As was typically the case across lowland Britain in the early 1990s, field boundaries were routinely sprayed either accidentally, as a result of spray drift into the hedge base from applications to the crop, or deliberately in order to control the weeds which established there as a result of destruction of the perennial herbaceous vegetation (Boatman et al. 1994) , Following a baseline year, the management of the farm changed to include the creation and management of hedges and associated herbaceous vegetation in field margins. In subsequent years, management of field margin habitats has been modified in the light of wildlife-oriented research findings. As a result, field margins at Loddington feature traditional hedges, primarily hawthorn Crataegus monogyna and blackthorn Prunus spinosa, perennial grass strips of various widths within agri-environment schemes and, in some cases, annual or biennial seed-bearing crops to provide winter food for birds. Approximately half of the field margins also contain ditches as all the arable fields and some pasture fields are under-drained.

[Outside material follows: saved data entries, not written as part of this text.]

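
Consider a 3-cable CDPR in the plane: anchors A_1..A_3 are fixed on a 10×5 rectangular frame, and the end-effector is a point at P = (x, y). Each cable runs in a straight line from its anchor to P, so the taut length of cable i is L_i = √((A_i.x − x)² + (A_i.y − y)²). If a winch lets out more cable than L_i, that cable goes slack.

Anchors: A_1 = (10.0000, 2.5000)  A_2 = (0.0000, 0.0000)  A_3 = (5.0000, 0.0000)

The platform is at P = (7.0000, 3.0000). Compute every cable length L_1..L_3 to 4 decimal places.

L_1: Δ = A_1−P = (3.0000, -0.5000) → ‖Δ‖ = √9.2500 = 3.0414
L_2: Δ = A_2−P = (-7.0000, -3.0000) → ‖Δ‖ = √58.0000 = 7.6158
L_3: Δ = A_3−P = (-2.0000, -3.0000) → ‖Δ‖ = √13.0000 = 3.6056

(3.0414, 7.6158, 3.6056)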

In the early years of the project, research concentrated on field margins, in part because this involves least intrusion into the cropping system and yields are around 20% lower in the field headland than in the rest of the field (Wilcox et al. 2000). However, the focus is also on field margins because most farmland wildlife is associated with them rather than the crop. The emphasis, in terms of both research and management, has been on birds because of their cultural value to society, and on invertebrates that are either food for birds, pollinators, or predators of crop pests which therefore have the potential to benefit crop production.